There are four 400G switches in Cisco's Nexus range: two high capacity 12.8Tbps Nexus 400-S switches for webscale customers, and two lower capacity 6.4Tbps Nexus 9000-Gx switches for enterprise customers. All use the QSFP-DD (Quad Small Form Factor – Double Density) for optical connectors. Cisco says this gives maximum flexibility and backward compatibility. It's also the same form factor offered by Juniper and Arista.
400GbE done right?
"These new switches pave the way for Terabit Ethernet switching to become a mainstream technology, driven by early adopters like webscale data center operators, large enterprise customers and 5G mobile operators," promised Thomas Scheibe, vice president of product management for data center networking in a Cisco blog.
The two webscale 4300 switches are both built round the same single-chip 12.8Tbps ASIC, with a claim of 470ns latency. The 3432D-S packs 32 400Gbps ports into one rack unit (RU), while the 4308-S takes up four rack units to give a more flexible package to mix and match with lower speed ports.
The enterprise switches are slower, with a 6.4Tbps fabric and, as with the webscale products, there are two models: the Nexus 93600CD-GX, 1RU switch with 16 400Gbps ports, and the 9315D-GX, also a 1RU switch, but with 32 ports to allow lower capacity links to be included.
Cisco bills these as "400G done right," which means that the switches are compatible with all the Cisco proprietary network technologies for "app visibility, real-time analysis and troubleshooting." They integrate with Cisco’s Application Centric Infrastructure (ACI), Tetration, and Network Assurance Engine software.

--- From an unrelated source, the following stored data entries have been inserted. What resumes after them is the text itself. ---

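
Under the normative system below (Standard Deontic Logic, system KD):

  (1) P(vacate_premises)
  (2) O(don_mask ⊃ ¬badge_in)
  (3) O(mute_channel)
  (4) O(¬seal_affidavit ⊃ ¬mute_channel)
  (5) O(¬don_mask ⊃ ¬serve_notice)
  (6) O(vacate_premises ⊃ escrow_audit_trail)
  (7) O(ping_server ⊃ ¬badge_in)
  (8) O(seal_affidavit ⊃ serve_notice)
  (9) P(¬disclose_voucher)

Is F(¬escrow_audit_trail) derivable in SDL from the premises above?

No

Premise 6 is O(vacate_premises ⊃ escrow_audit_trail), but O(vacate_premises) is not derivable from the premises (the permission P(vacate_premises) asserts only ¬O(¬vacate_premises), not O(vacate_premises)), so it does not yield O(escrow_audit_trail).
No other premise forces O(escrow_audit_trail). An ideal world satisfying every premise can still have ¬escrow_audit_trail true, so F(¬escrow_audit_trail) is not derivable.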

They also support Cisco's current favorite buzz-phrase, "intent based networking," The term was coined by Gartner in 2017, and seems to describe networks which are made more directly responsive to business needs, by adding DevOps to the underlying software defined networking (SDN) .
Cisco and the other 400Gbps vendors have been cooperating in plugfests and standards development, so there should be no fear of incompatibility between the basic switching functions. The QSFP-DD form factor for connectors appears to have won out over the OSFP design, which is larger, meaning fewer ports can be deployed in a given space, and not compatible with lower speed connectors.